Has ever a book started so wonderfully and then died off so quickly? The first 30 or so pages are wonderful, full of striking insights ("Fears and hopes change as history changes, and so do the relations between fears and hopes. But the balancing of fears and hopes is a human constant.") and setting the stage for a mythic book about a mysterious subject.
And then it all dissolves into an incoherent muddle of random observations and overlong discussions. You first begin to wonder when he goes on and on and on about the Oedipus story and in particular the road junction that affected his fate. Eventually, you begin to realize that he is not going to discuss the afterlife of oracles at all, other than how a smattering of later literary figures used them.
The scope of the book is, therefore, a purely literary assessment of oracles. No real input from the realm of history, anthropology or sociology, to say nothing of theology. No discussion of Delphi's real history at all, actually. He does not try to assess the place of Delphi in ancient culture, nor why that changed over time. It is true that his literary references come from a wide range of cultures and periods, but, just because of that, it is not clear how they add up into anything.

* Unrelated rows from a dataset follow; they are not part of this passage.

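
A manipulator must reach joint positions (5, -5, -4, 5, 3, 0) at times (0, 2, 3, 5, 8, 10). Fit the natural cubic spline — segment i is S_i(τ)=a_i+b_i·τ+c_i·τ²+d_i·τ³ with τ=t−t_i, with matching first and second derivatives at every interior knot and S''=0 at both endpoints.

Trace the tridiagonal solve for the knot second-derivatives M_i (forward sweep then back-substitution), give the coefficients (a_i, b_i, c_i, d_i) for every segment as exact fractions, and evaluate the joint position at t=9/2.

  seg 0: a=5 b=-11978/1767 c=0 d=3143/7068
  seg 1: a=-5 b=-2549/1767 c=3143/1178 d=-797/3534
  seg 2: a=-4 b=11369/3534 c=1173/589 d=-4771/7068
  seg 3: a=5 b=10895/3534 c=-2425/1178 d=1429/5301
  seg 4: a=3 b=-7033/3534 c=433/1178 d=-433/7068
S(9/2) = 57077/18848

Δ: Δ0=-5, Δ1=1, Δ2=9/2, Δ3=-2/3, Δ4=-3/2
row 1: diag=6, rhs=36; c'=1/6, d'=6
row 2: denom=6−1·1/6=35/6; d'=(21−1·6)/(35/6)=18/7
row 3: denom=10−2·12/35=326/35; d'=(-31−2·18/7)/(326/35)=-1265/326
row 4: denom=10−3·105/326=2945/326; d'=(-5−3·-1265/326)/(2945/326)=433/589
back: M4=433/589
back: M3=-1265/326−105/326·433/589=-2425/589
back: M2=18/7−12/35·-2425/589=2346/589
back: M1=6−1/6·2346/589=3143/589
M: M0=0, M1=3143/589, M2=2346/589, M3=-2425/589, M4=433/589, M5=0
seg 0: a=5, c=M0/2=0, d=(M1−M0)/(6·2)=3143/7068, b=Δ0−h0·(2M0+M1)/6=-11978/1767
seg 1: a=-5, c=M1/2=3143/1178, d=(M2−M1)/(6·1)=-797/3534, b=Δ1−h1·(2M1+M2)/6=-2549/1767
seg 2: a=-4, c=M2/2=1173/589, d=(M3−M2)/(6·2)=-4771/7068, b=Δ2−h2·(2M2+M3)/6=11369/3534
seg 3: a=5, c=M3/2=-2425/1178, d=(M4−M3)/(6·3)=1429/5301, b=Δ3−h3·(2M3+M4)/6=10895/3534
seg 4: a=3, c=M4/2=433/1178, d=(M5−M4)/(6·2)=-433/7068, b=Δ4−h4·(2M4+M5)/6=-7033/3534
t_q=9/2 → seg 2, τ=3/2; S=-4+11369/3534·τ+1173/589·τ²+-4771/7068·τ³=57077/18848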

Even more frustrating, at least to me, is that two striking things about Delphi that seem to us moderns to be real anomalies - the inaccuracy of some of the oracles and the occasional political corruption of the oracle - are not discussed in any depth. That Delphi urged Athens not to resist Persia, that Athens inverted the oracle to support its policy, and that Delphi was still venerated after Athens won would seem worth a look in, but is ignored.